Mobile Browsers At High Risk For Cyber Crime
Mobile devices like smartphones and tablets have recently become the most popular way to browse the internet in the world. But according to a new study by Georgia Tech, it also just happens to be the least safe method, after finding that none of the leading mobile browsers that have adequate security.
“We found vulnerabilities in all 10 of the mobile browsers we tested, which together account for more than 90% of the mobile browsers in use [in the U.S.],” said Patrick Traynor, assistant professor at Georgia Tech’s School of Computer Science and co-author of the study.
The study, called Measuring SSL Indicators on Mobile Browsers: Extended Life, or End of the Road?, found that a key aspect of mobile browsing, SSL (secure sockets layer) or TLS (transport layer security) indicators, were conspicuously missing from mobile browsers. These graphics in the URL act as indicators of a site’s security level, and without them, users unable to gauge whether a site is genuine or a fake used to phish personal information. As a result, every top mobile browser fails to meet the World Wide Web Consortium’s guidelines for secure browsing.

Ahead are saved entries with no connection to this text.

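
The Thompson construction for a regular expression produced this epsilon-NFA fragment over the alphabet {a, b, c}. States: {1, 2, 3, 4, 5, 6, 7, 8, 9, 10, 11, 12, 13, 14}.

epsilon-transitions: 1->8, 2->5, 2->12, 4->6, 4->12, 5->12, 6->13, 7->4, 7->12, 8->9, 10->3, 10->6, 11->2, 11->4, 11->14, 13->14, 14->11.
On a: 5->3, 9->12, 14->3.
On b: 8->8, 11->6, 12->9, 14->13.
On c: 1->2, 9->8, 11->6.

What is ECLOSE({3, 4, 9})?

{2, 3, 4, 5, 6, 9, 11, 12, 13, 14}

Start with {3, 4, 9}.
From 4 via epsilon: add 6, 12.
From 6 via epsilon: add 13.
From 13 via epsilon: add 14.
From 14 via epsilon: add 11.
From 11 via epsilon: add 2.
From 2 via epsilon: add 5.
No new states can be added; the closed set is {2, 3, 4, 5, 6, 9, 11, 12, 13, 14}.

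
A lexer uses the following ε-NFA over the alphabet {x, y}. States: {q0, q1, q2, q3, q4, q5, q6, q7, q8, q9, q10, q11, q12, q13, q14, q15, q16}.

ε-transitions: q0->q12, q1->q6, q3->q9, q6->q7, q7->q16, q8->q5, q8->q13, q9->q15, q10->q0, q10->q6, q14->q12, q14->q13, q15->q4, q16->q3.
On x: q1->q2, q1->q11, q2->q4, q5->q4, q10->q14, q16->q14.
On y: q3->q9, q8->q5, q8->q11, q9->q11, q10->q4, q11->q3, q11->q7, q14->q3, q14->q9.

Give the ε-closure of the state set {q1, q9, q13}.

Start with {q1, q9, q13}.
From q1 via ε: add q6.
From q9 via ε: add q15.
From q6 via ε: add q7.
From q15 via ε: add q4.
From q7 via ε: add q16.
From q16 via ε: add q3.
No new states can be added; the closed set is {q1, q3, q4, q6, q7, q9, q13, q15, q16}.

{q1, q3, q4, q6, q7, q9, q13, q15, q16}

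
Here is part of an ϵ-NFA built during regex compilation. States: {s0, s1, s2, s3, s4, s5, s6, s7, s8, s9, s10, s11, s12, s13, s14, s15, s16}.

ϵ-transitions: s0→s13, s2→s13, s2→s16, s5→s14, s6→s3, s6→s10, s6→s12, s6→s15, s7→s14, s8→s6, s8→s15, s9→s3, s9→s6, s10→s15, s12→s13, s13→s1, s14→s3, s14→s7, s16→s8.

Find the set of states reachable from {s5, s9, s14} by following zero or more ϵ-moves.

Start with {s5, s9, s14}.
From s9 via ϵ: add s3, s6.
From s14 via ϵ: add s7.
From s6 via ϵ: add s10, s12, s15.
From s12 via ϵ: add s13.
From s13 via ϵ: add s1.
No new states can be added; the closed set is {s1, s3, s5, s6, s7, s9, s10, s12, s13, s14, s15}.

{s1, s3, s5, s6, s7, s9, s10, s12, s13, s14, s15}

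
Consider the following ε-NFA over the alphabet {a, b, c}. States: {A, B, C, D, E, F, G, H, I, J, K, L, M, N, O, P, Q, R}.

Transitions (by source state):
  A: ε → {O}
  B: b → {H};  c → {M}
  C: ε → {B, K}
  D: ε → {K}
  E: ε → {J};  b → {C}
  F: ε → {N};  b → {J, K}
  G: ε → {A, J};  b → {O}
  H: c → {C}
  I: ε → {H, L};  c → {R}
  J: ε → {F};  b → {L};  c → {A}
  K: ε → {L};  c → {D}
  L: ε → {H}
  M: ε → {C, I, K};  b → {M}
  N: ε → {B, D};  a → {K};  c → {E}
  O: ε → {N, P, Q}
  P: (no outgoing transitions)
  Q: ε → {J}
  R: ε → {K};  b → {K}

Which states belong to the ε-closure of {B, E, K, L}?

{B, D, E, F, H, J, K, L, N}

Start with {B, E, K, L}.
From E via ε: add J.
From L via ε: add H.
From J via ε: add F.
From F via ε: add N.
From N via ε: add D.
No new states can be added; the closed set is {B, D, E, F, H, J, K, L, N}.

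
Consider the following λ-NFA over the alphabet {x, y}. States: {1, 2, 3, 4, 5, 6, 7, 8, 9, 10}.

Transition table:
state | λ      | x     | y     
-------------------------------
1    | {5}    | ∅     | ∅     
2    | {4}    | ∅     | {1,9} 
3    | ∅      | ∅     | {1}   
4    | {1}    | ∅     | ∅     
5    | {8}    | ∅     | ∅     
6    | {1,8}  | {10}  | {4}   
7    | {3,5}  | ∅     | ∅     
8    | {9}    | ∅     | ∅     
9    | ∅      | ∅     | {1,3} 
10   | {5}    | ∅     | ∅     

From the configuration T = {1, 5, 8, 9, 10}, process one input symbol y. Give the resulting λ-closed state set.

9 on y → {1, 3}.
No y-transition from 1, 5, 8, 10.
Union after reading y: {1, 3}.
Now take the λ-closure:
From 1 via λ: add 5.
From 5 via λ: add 8.
From 8 via λ: add 9.
No new states can be added; the closed set is {1, 3, 5, 8, 9}.

{1, 3, 5, 8, 9}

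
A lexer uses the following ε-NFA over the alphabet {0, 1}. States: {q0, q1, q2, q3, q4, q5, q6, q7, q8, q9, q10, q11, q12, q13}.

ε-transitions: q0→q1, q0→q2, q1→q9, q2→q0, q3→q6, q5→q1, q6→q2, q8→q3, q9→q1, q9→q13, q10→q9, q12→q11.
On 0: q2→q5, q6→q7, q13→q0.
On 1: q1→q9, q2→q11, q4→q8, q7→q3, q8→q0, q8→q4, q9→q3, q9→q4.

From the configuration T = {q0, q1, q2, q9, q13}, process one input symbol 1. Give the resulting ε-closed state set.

q1 on 1 → {q9}.
q2 on 1 → {q11}.
q9 on 1 → {q3, q4}.
No 1-transition from q0, q13.
Union after reading 1: {q3, q4, q9, q11}.
Now take the ε-closure:
From q3 via ε: add q6.
From q9 via ε: add q1, q13.
From q6 via ε: add q2.
From q2 via ε: add q0.
No new states can be added; the closed set is {q0, q1, q2, q3, q4, q6, q9, q11, q13}.

{q0, q1, q2, q3, q4, q6, q9, q11, q13}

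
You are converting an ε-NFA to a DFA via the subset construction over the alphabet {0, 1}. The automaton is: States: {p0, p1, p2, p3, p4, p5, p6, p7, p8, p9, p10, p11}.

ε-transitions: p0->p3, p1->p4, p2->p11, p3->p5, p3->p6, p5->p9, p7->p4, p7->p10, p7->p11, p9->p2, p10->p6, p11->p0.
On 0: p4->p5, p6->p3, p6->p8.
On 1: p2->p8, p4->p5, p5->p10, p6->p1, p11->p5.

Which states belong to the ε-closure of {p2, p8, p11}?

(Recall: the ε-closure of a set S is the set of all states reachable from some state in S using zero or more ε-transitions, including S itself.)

Start with {p2, p8, p11}.
From p11 via ε: add p0.
From p0 via ε: add p3.
From p3 via ε: add p5, p6.
From p5 via ε: add p9.
No new states can be added; the closed set is {p0, p2, p3, p5, p6, p8, p9, p11}.

{p0, p2, p3, p5, p6, p8, p9, p11}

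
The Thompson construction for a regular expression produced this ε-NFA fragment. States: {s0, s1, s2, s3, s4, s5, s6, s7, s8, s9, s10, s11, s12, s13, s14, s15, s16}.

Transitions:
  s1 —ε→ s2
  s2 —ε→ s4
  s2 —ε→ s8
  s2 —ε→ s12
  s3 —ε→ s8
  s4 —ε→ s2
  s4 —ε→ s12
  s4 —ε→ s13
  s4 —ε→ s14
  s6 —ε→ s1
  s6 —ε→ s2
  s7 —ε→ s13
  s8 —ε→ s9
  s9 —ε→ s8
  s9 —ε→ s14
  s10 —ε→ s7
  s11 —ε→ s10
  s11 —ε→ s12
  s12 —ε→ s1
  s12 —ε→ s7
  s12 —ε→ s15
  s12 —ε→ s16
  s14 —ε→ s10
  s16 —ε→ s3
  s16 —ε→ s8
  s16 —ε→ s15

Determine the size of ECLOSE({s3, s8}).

Start with {s3, s8}.
From s8 via ε: add s9.
From s9 via ε: add s14.
From s14 via ε: add s10.
From s10 via ε: add s7.
From s7 via ε: add s13.
ε-closure = {s3, s7, s8, s9, s10, s13, s14}, which has 7 states.

7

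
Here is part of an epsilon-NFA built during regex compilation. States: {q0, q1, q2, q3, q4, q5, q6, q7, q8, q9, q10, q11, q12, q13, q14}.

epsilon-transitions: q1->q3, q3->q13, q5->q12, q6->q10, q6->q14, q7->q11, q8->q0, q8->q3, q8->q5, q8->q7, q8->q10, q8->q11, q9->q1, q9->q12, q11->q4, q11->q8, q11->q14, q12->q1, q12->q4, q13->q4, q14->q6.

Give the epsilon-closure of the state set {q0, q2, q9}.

Start with {q0, q2, q9}.
From q9 via epsilon: add q1, q12.
From q1 via epsilon: add q3.
From q12 via epsilon: add q4.
From q3 via epsilon: add q13.
No new states can be added; the closed set is {q0, q1, q2, q3, q4, q9, q12, q13}.

{q0, q1, q2, q3, q4, q9, q12, q13}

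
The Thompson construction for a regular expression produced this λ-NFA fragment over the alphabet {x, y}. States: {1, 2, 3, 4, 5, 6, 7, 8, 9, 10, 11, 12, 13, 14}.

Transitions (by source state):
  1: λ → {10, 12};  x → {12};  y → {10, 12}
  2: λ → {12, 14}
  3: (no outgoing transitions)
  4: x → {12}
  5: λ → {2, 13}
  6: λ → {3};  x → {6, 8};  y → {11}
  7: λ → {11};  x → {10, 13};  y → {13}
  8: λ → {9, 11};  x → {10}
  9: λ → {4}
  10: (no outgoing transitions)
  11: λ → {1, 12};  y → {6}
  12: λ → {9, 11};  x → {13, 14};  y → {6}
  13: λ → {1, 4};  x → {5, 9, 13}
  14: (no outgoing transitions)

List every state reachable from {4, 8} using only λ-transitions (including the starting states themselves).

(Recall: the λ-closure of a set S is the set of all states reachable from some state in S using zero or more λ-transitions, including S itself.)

Start with {4, 8}.
From 8 via λ: add 9, 11.
From 11 via λ: add 1, 12.
From 1 via λ: add 10.
No new states can be added; the closed set is {1, 4, 8, 9, 10, 11, 12}.

{1, 4, 8, 9, 10, 11, 12}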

“Research has shown that mobile browser users are three times more likely to access phishing sites than users of desktop browsers,” said Chaitrali Amrutkar, lead author of the study. “Is that all due to the lack of these SSL indicators? Probably not, but giving these tools a consistent and complete presence in mobile browsers would definitely help.”
The reason why these indicators are missing, according to Traynor, is largely due to the constraints imposed by the small screen size inherent in mobile devices. Whereas desktop browsers have enough room to fit tool bars and plugins into the URL as well as TLS or SSL indicators, mobile browsers often simply lack the room. But with more internet users logging on with smartphones and tablets than laptops or desktops, mobile devices are predicted to increasingly become a favorite target of phishing and viruses in coming years. In the eyes of Traynor and Amrutkar, this means that a new set of security guidelines must now be developed.
“We understand the dilemma facing designers of mobile browsers, and it looks like all of them tried to do the best they could in balancing everything that has to fit within those small screens,” Traynor said. “But the fact is that all of them ended up doing something just a little different—and all inferior to desktop browsers. With a little coordination, we can do a better job and make mobile browsing a safer experience for all users.”
The study may be found on the online publishing site Springer.com.